Estate planning basically amounts to a way to give gifts at the time of your death. When you hear about the possibility of estate tax, you may wonder if it is possible to give the gifts while you are still alive and avoid estate taxes. This strategy worked for several years after the federal estate tax was established in 1916. However, Congress enacted a gift tax to close this loophole. Minnesota currently enforces its own estate tax but the Minnesota legislature repealed the state gift tax in 2014. Let’s look at gift tax and how it affects your ability to give tax-free gifts to your loved ones.

Annual Gift Tax Exclusion

In general, the following will not have a gift tax:

  • Gifts that are not more than the annual exclusion for the calendar year. The annual exclusion is an amount of money or property that you can give away in a year that will not have a gift tax. Currently the annual exclusion is $14,000. For example, you can give $14,000 to your child and that money will not be taxed. If, however, you gift your child $15,000, $1,000 of that gift will be taxed. The annual exclusion applies to each gift. This means that if you have ten children and in one year you give each child $14,000, none of the gifts are subject to gift tax.
  • Gifts that are for tuition or medical expenses, provided that the payment of those gifts is made directly to the educational or medical institution for someone else.
  • Gifts to your spouse.
  • Gifts to political organizations for its use.
  • Gifts to charities.

Any other gifts are subject to gift tax. The maximum federal gift tax rate of 40 percent.
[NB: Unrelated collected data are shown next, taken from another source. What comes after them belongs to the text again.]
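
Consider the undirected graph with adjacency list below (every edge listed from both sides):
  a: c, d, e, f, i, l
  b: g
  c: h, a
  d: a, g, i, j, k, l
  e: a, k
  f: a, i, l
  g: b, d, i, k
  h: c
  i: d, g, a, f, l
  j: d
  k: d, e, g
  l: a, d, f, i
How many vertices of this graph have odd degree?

Degrees: a:6, b:1, c:2, d:6, e:2, f:3, g:4, h:1, i:5, j:1, k:3, l:4
Odd-degree vertices: b, f, h, i, j, k.

6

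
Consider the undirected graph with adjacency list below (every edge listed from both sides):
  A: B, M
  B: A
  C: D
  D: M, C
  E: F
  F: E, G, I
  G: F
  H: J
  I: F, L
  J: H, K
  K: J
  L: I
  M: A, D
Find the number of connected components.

3

Component: {H, J, K}
Component: {A, B, C, D, M}
Component: {E, F, G, I, L}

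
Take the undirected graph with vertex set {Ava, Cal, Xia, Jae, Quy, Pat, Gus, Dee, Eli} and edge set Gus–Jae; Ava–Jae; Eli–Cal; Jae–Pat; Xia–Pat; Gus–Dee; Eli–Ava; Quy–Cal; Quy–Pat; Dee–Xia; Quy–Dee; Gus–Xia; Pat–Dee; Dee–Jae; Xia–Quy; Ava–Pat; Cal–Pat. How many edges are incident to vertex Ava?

3

Neighbors of Ava: Jae, Pat, Eli.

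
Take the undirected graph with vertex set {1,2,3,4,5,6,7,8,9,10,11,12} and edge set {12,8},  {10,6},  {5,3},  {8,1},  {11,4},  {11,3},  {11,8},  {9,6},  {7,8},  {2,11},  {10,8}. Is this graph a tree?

Yes

|V| = 12, |E| = 11.
It is connected with exactly 11 edges, hence acyclic — it is a tree.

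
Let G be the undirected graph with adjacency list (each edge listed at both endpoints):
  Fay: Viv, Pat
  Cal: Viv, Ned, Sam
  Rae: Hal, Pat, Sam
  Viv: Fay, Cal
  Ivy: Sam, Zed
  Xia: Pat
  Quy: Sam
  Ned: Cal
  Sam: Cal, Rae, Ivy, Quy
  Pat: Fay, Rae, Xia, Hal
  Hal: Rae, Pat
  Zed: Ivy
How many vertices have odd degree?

Degrees: Fay:2, Cal:3, Rae:3, Viv:2, Ivy:2, Xia:1, Quy:1, Ned:1, Sam:4, Pat:4, Hal:2, Zed:1
Odd-degree vertices: Cal, Rae, Xia, Quy, Ned, Zed.

6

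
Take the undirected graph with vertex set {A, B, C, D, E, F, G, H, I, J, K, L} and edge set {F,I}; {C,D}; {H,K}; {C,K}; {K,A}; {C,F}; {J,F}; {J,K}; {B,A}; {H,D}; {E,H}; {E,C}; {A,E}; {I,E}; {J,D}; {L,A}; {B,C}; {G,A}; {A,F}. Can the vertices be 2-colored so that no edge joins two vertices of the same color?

Color {B, D, E, F, G, K, L} black and {A, C, H, I, J} white. No edge joins two same-colored vertices, so the graph is bipartite.

Yes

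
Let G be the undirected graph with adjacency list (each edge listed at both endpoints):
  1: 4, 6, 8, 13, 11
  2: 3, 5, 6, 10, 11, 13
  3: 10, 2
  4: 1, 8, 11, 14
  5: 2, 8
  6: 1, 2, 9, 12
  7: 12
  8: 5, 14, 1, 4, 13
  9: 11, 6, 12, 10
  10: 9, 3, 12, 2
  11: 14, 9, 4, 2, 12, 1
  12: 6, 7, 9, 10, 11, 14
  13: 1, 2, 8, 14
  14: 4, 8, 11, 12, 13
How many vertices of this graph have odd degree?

4

Degrees: 1:5, 2:6, 3:2, 4:4, 5:2, 6:4, 7:1, 8:5, 9:4, 10:4, 11:6, 12:6, 13:4, 14:5
Odd-degree vertices: 1, 7, 8, 14.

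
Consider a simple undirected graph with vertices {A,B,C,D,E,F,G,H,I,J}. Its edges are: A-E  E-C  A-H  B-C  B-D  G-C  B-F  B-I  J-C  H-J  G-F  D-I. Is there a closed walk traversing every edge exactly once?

Yes

Degrees: A:2, B:4, C:4, D:2, E:2, F:2, G:2, H:2, I:2, J:2
Every vertex has even degree and the edges form a single connected piece, so an Eulerian circuit exists.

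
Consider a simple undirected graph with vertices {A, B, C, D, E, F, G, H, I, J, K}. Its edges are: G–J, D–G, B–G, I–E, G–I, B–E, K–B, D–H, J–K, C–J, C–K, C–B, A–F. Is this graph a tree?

|V| = 11, |E| = 13.
It is not connected, so it is not a tree.

No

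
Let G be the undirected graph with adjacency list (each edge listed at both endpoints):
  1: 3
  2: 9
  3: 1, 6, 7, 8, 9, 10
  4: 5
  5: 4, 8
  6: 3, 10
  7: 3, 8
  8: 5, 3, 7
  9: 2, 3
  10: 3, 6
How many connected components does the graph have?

1

Component: {1, 2, 3, 4, 5, 6, 7, 8, 9, 10}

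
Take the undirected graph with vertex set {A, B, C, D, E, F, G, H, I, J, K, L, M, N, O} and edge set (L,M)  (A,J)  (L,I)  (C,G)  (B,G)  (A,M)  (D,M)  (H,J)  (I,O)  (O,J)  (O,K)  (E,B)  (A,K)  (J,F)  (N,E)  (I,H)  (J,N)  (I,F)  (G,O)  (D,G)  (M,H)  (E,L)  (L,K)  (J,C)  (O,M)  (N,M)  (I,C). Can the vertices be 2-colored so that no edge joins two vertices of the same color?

Yes

A valid 2-coloring puts {E, G, I, J, K, M} on one side and {A, B, C, D, F, H, L, N, O} on the other; every edge crosses between the two sides.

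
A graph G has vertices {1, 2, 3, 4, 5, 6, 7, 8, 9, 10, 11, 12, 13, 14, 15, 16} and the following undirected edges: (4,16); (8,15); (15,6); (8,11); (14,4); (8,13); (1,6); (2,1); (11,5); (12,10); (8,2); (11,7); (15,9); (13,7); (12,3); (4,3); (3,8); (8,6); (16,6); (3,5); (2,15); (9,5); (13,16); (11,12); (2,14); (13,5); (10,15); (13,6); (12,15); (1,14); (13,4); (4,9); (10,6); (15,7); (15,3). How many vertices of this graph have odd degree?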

Unified Gift and Estate Tax Exclusion

In addition to the annual gift tax exclusion, there is a lifetime unified gift and estate tax exclusion. The amount of this exclusion is currently $5.45 million. If you gave gifts to someone that exceeded $14,000 within a calendar year, you could still give the gifts tax-free. This can be done by using a portion of your unified exclusion. For example, if you gave your son $14,000 today, this gift could be given tax-free because of the annual gift tax exclusion.

Let’s say that you win the lottery. Your child wants to buy a $1 million house. You could use some of your unified lifetime exclusion to give him or her the $1 million that he needs to buy the house tax-free. Your total exclusion is $5.45 million. After the gift to your child, you will have $4.45 million of your unified lifetime exclusion remaining to apply to future gifts and the value of your estate as it is being transferred to your heirs after you die.